Il s’agit d’un sujet techniquement complexe dont les enjeux sont essentiels non seulement en termes de santé publique, d’accès aux soins au sens large, de vie et de dynamisme de nos territoires, mais aussi pour tout ce qui touche au cadre même de l’exercice de la profession.

Cette pluralité d’enjeux explique sans doute le cheminement particulier, commencé par la voie d’une ordonnance et déjà passé par quatre textes, de la réforme de la biologie médicale. C’est ainsi que la présente proposition de loi est la cinquième occasion récente pour notre assemblée de se pencher sur ce sujet.

J’y vois, mes chers collègues, la validation du bien-fondé de notre opposition à l’utilisation de l’article 38 de la Constitution, qui, au lieu de permettre une application rapide de l’ordonnance du 13 janvier 2010, aura surtout permis de créer une instabilité juridique dont personne ne peut se réjouir.

Pour notre part, cette ordonnance n’est pas sans nous inquiéter ou, pour le moins, nous interroger. Notre groupe l’avait d’ailleurs explicitement dit en 2009, par la voix de notre ancien collègue François Autain, lors de la présentation du projet de loi de ratification par la ministre de l’époque, Mme Roselyne Bachelot-Narquin.
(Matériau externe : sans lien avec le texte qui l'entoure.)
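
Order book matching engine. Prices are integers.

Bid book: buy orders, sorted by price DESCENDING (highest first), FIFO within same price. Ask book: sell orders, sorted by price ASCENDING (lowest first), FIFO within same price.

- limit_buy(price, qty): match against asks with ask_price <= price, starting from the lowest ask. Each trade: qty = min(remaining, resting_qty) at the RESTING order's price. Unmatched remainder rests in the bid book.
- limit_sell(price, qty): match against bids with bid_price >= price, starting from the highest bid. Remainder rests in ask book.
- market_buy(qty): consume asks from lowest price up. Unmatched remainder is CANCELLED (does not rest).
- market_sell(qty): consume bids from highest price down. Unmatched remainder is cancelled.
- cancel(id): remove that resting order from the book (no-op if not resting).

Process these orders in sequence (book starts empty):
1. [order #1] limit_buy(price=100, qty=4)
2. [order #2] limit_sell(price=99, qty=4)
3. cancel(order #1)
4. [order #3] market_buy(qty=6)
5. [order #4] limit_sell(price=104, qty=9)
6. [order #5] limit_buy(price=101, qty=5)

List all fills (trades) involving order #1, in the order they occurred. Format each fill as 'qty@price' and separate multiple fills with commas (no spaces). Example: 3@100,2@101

After op 1 [order #1] limit_buy(price=100, qty=4): fills=none; bids=[#1:4@100] asks=[-]
After op 2 [order #2] limit_sell(price=99, qty=4): fills=#1x#2:4@100; bids=[-] asks=[-]
After op 3 cancel(order #1): fills=none; bids=[-] asks=[-]
After op 4 [order #3] market_buy(qty=6): fills=none; bids=[-] asks=[-]
After op 5 [order #4] limit_sell(price=104, qty=9): fills=none; bids=[-] asks=[#4:9@104]
After op 6 [order #5] limit_buy(price=101, qty=5): fills=none; bids=[#5:5@101] asks=[#4:9@104]

Answer: 4@100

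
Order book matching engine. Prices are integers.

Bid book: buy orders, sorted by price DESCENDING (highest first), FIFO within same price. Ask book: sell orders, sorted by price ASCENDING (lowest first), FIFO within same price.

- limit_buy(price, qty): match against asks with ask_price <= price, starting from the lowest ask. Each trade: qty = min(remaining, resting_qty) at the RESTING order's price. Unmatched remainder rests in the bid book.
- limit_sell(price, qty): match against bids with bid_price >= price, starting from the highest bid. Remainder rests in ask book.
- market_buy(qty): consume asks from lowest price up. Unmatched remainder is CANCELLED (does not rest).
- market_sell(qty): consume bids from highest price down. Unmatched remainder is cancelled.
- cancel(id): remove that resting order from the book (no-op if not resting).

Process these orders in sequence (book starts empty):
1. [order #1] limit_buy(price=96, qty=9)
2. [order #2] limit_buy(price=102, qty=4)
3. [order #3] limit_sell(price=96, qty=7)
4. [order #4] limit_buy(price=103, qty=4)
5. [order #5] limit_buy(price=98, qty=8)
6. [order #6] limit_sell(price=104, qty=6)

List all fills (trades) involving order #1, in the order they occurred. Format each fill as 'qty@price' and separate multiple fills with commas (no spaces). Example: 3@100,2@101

Answer: 3@96

Derivation:
After op 1 [order #1] limit_buy(price=96, qty=9): fills=none; bids=[#1:9@96] asks=[-]
After op 2 [order #2] limit_buy(price=102, qty=4): fills=none; bids=[#2:4@102 #1:9@96] asks=[-]
After op 3 [order #3] limit_sell(price=96, qty=7): fills=#2x#3:4@102 #1x#3:3@96; bids=[#1:6@96] asks=[-]
After op 4 [order #4] limit_buy(price=103, qty=4): fills=none; bids=[#4:4@103 #1:6@96] asks=[-]
After op 5 [order #5] limit_buy(price=98, qty=8): fills=none; bids=[#4:4@103 #5:8@98 #1:6@96] asks=[-]
After op 6 [order #6] limit_sell(price=104, qty=6): fills=none; bids=[#4:4@103 #5:8@98 #1:6@96] asks=[#6:6@104]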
Nous avions accueilli avec satisfaction la disposition portant création d’un article 6213-2 au sein du code de la santé publique, article qui prévoyait que seul un titulaire du diplôme d’études spécialisées de biologie médicale pourrait exercer la responsabilité de biologiste médical.

Nous avons pris acte des modifications proposées à cet égard dans la présente proposition de loi. Notre groupe défendra un amendement identique à celui qui a été déposé par nos collègues du groupe de la Gauche démocrate et républicaine et du groupe socialiste de l’Assemblée nationale lors de l’examen de la proposition de loi présentée par Mme Valérie Boyer.

En revanche, nous avions été et nous demeurerons particulièrement vigilants sur le fait qu’en application de l’ordonnance, que l’article 1er de la proposition de loi vise donc à ratifier, un laboratoire médical pourra demain être considéré comme une structure constituée d’un ou plusieurs sites où pourront être effectués les examens de biologie médicale.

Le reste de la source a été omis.